Un des oncles de notre père était moine à Maredsous, sous le nom de frère Remi.  Une fois par an, l'oncle Julien, car tel était son nom dans le monde, revenait au pays pour rendre visite à toute la parenté.  Il logeait chez grand-père Polyte, se faisant inviter chaque soir, chez l'un ou l'autre parent.  Un soir, il se rend à Termes chez son cousin le Lestin, pour y souper.  Le lendemain matin, grand-mère lui demande des nouvelles de sa soirée.
Et l'oncle Julien de répondre :
Bonnes gens, bonnes gens, deux sortes de viande !
Que nous étions loin de l'ascèse monacale !

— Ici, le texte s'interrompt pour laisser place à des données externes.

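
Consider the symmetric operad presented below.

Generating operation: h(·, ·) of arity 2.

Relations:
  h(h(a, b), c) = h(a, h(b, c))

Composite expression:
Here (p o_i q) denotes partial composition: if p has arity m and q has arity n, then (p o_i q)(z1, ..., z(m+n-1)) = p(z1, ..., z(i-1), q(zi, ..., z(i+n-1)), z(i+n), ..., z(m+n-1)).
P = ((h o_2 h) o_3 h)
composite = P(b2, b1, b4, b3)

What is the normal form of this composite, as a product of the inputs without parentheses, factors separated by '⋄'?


b2 ⋄ b1 ⋄ b4 ⋄ b3

Associativity of h dissolves the nesting; only the b-input order survives.
h(b4, b3) linearizes to b4 ⋄ b3
h(b1, h(b4, b3)) linearizes to b1 ⋄ b4 ⋄ b3
h(b2, h(b1, h(b4, b3))) linearizes to b2 ⋄ b1 ⋄ b4 ⋄ b3


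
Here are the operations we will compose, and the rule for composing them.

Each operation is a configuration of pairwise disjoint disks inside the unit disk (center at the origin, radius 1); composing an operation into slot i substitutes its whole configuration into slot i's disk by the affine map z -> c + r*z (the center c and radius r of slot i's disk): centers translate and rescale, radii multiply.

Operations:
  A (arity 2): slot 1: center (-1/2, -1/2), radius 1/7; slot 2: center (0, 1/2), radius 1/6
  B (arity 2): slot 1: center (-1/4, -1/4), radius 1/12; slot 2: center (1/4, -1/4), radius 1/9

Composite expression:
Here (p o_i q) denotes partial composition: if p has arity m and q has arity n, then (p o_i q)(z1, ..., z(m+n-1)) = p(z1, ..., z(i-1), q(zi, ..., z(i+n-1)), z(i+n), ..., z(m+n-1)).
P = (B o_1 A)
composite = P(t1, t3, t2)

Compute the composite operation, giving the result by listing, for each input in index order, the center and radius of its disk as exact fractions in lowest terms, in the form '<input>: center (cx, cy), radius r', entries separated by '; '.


t1: center (-7/24, -7/24), radius 1/84; t2: center (1/4, -1/4), radius 1/9; t3: center (-1/4, -5/24), radius 1/72


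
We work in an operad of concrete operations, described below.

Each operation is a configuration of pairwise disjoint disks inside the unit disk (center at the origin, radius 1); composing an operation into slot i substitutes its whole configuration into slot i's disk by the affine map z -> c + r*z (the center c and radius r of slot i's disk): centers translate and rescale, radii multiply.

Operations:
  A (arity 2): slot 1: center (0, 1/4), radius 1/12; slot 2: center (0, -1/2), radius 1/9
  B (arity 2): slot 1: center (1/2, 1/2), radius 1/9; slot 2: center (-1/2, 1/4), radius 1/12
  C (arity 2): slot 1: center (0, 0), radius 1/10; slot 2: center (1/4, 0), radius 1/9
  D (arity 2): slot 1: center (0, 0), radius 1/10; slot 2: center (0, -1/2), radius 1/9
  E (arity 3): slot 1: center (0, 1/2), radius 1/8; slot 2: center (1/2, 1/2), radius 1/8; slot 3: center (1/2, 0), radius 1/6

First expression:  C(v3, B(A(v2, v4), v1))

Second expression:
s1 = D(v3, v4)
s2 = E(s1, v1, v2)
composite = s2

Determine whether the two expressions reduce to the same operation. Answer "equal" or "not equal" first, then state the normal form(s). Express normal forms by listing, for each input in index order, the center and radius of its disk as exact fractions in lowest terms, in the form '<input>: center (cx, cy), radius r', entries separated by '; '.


not equal; the first gives v1: center (7/36, 1/36), radius 1/108; v2: center (11/36, 19/324), radius 1/972; v3: center (0, 0), radius 1/10; v4: center (11/36, 4/81), radius 1/729 and the second v1: center (1/2, 1/2), radius 1/8; v2: center (1/2, 0), radius 1/6; v3: center (0, 1/2), radius 1/80; v4: center (0, 7/16), radius 1/72

The first expression, normalized: v1: center (7/36, 1/36), radius 1/108; v2: center (11/36, 19/324), radius 1/972; v3: center (0, 0), radius 1/10; v4: center (11/36, 4/81), radius 1/729
The second expression, normalized: v1: center (1/2, 1/2), radius 1/8; v2: center (1/2, 0), radius 1/6; v3: center (0, 1/2), radius 1/80; v4: center (0, 7/16), radius 1/72
The normal forms differ: not equal.


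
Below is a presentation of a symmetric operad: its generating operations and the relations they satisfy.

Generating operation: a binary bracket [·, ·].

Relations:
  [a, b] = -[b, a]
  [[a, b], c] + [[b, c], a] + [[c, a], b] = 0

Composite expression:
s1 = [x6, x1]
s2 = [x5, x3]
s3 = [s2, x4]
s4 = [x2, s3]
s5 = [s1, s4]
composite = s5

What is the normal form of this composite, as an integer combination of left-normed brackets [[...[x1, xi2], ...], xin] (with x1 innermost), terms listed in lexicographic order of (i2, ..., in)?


[[[[[x1, x6], x2], x3], x5], x4] - [[[[[x1, x6], x2], x4], x3], x5] + [[[[[x1, x6], x2], x4], x5], x3] - [[[[[x1, x6], x2], x5], x3], x4] - [[[[[x1, x6], x3], x5], x4], x2] + [[[[[x1, x6], x4], x3], x5], x2] - [[[[[x1, x6], x4], x5], x3], x2] + [[[[[x1, x6], x5], x3], x4], x2]


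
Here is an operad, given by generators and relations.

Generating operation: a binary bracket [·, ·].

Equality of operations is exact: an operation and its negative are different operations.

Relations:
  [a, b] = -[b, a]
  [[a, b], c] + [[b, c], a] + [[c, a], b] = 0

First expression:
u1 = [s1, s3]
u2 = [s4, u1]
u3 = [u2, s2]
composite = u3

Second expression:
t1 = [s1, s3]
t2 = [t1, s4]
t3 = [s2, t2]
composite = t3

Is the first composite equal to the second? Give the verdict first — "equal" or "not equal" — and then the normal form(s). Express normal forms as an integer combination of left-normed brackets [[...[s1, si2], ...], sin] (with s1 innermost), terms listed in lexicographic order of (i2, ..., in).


Reducing the first expression gives -[[[s1, s3], s4], s2]
Reducing the second expression gives -[[[s1, s3], s4], s2]
Identical normal forms: equal.

equal; both compose to -[[[s1, s3], s4], s2]


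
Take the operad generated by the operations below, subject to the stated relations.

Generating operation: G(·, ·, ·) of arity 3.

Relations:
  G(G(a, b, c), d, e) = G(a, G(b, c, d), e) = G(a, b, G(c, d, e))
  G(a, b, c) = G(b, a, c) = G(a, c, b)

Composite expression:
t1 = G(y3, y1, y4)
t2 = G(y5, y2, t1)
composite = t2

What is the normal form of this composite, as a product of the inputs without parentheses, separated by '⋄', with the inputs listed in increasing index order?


y1 ⋄ y2 ⋄ y3 ⋄ y4 ⋄ y5

Shape and order are irrelevant to G; the y-input set decides.
G(y3, y1, y4) reduces to y3 ⋄ y1 ⋄ y4
G(y5, y2, G(y3, y1, y4)) reduces to y5 ⋄ y2 ⋄ y3 ⋄ y1 ⋄ y4
commutativity sorts the factors: y1 ⋄ y2 ⋄ y3 ⋄ y4 ⋄ y5


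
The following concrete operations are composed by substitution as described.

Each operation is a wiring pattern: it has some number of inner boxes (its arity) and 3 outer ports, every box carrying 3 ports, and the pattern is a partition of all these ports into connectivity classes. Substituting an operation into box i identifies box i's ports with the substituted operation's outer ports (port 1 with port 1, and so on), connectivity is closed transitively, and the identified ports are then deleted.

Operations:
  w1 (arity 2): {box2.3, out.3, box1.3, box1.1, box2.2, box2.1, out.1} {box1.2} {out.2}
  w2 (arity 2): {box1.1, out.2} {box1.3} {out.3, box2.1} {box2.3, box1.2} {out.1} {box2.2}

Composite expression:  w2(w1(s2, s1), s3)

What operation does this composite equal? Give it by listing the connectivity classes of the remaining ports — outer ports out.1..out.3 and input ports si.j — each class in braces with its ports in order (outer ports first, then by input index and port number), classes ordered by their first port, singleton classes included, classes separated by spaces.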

Frère Remi ou oncle Julien, comme il vous plaira, lorsqu'il était en villégiature à Les Bulles, ne se levait pas très tôt, sans doute pour rompre avec l'horaire assez strict de son abbaye.  Grand-mère croyait que notre cousin ecclésiastique, avant de descendre, faisait ses oraisons ou ses méditations.  Mais un jour, notre père intrigué et vaguement méfiant quant à la piété du frère Remi, regarde par le trou de la serrure et constate que le saint homme n'est pas agenouillé en prières comme toute la famille le supposait, mais bien assis devant le lavabo où étaient installés maints flacons de parfum et autres onguents.  Avant d'affronter la vie civile, oncle Julien voulait sans doute un certain décorum qu'il pensait trouver en se parfumant abondamment, parfum qui n'avait guère de rapport avec la classique "odeur de sainteté".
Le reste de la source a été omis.